I've been doing a lot of grousing myself, mostly to myself and to my journal, which allows me to write whatever slips past the internal censors and editors.
Today, I read a book review on rielpolitik.com about the US miitary-industrial complex, which outgoing US President Dwight D. Eisenhower warned against in 1961. I wanted to respond, but that site no longer accepts direct responses, apparently.
So, I'll grouse here, on my own blog, about my longstanding aversion to war and conflict.
The US of A was built on war and conquest. Eisenhower, himself a general in the US Army, headed war campaigns in Africa before he became president.

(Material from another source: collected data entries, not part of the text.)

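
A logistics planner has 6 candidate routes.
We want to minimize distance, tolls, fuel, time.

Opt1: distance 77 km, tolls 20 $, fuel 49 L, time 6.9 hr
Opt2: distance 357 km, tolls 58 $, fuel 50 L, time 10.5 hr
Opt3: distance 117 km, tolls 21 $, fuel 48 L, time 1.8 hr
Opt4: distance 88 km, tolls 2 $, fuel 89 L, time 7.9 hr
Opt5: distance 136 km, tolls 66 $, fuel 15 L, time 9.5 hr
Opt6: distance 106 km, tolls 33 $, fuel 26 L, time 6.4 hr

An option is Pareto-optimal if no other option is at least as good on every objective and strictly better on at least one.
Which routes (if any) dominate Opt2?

Opt1: distance 77≤357, tolls 20≤58, fuel 49≤50, time 6.9≤10.5 — dominates Opt2.
Opt3: distance 117≤357, tolls 21≤58, fuel 48≤50, time 1.8≤10.5 — dominates Opt2.
Opt6: distance 106≤357, tolls 33≤58, fuel 26≤50, time 6.4≤10.5 — dominates Opt2.
Others (Opt4, Opt5) are each worse than Opt2 on at least one objective.

Opt1, Opt3, Opt6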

George Washington, first US president, wanted to join the British regular army but was rejected, so he started his own army here.
A study of US history proves the US has been instigator or participant in war almost constantly since the Europeans landed on the shores of the New World.
The article on rielpolitik.com notes that Bechtel, a private military contractor, has reaped enormous sums from the US government for construction of military equipment and bases around the world. It has a huge presence at Oak Ridge, Tennessee, near Knoxville, and one of the sites of the Manhattan Project, where the first atomic bombs were developed in secret during WWII and under FD Roosevelt's last term as president.
The rielpolitik synopsis emphasizes the burgeoning military expenses, with the resultant indoctrination of all levels of US society into the notion that constant war is acceptable, even respectable, and certainly "good for the economy", or so the perpetrators claim.
What is this fascination with competition? I look to the animal world, and to the plant world, and do not see a need or desire to compete merely for the sake of domination.
At the moment, my two chickens are resting beside me and at my feet, cleaning feathers,attending to our environment, but the Gun Clubbers down the street are blasting away with their boom-booms,in concert with all the human grousers who are addicted to fighting.
War; (and I know it isn’t all your post talks about) what’s it good for – absolutely nothing! Except…
It’s good for the bankers – selling Arms and Medicines to ALL sides. It’s good for the Reaper Man
My point, exactly. That makes two of us who agree on this topic.
I would love to see your followers (any more?) who would agree.
There has to be some… but alas – – –
Katharine, I share your longstanding aversion to war and conflict. It has been the curse of our civilization since, around 2300 BCE, nomadic barbarian tribes living on the fringe of Asia and Europe invaded the peaceful agricultural lowlands of our Neolithic ancestors. In our times, the military-industrial complex has become a gigantic money-making machine for the players involved. Nothing else matters to them.
What you say about the patriarchy, Rosaliene. That you and I continue to play off each other is gratifying and impressive, although I defer to your success in writing. I’m still hoping to finish my one and only novel in the remaining time I have.
The synchronicity of our posts about war and violence was not lost on me. Perhaps, you could consider serializing your novel on a separate WordPress site as another way of getting it out into the world. Just a thought 🙂
Good idea, Rosaliene, and I’ve considered it but keep running into obstacles, like equipment malfunctions, constant upgrades with incompatibility of all the separate components, and corrosion due to the heat plus humidity on this marshy bog I live in.
Despite all this, I still like the concept of my novel, which is my philosophy of life and the mutability of time.
Should you consider self-publication, you would also need well-functioning computer equipment and reliable internet connection.
Right. That’s one of my obstacles.
Knowing the obstacles in our path is an essential step in overcoming them.
Yes. The next obstacle is figuring out how to overcome them. As Carl Jung said, our biggest stumbling blocks can be our biggest stepping stones.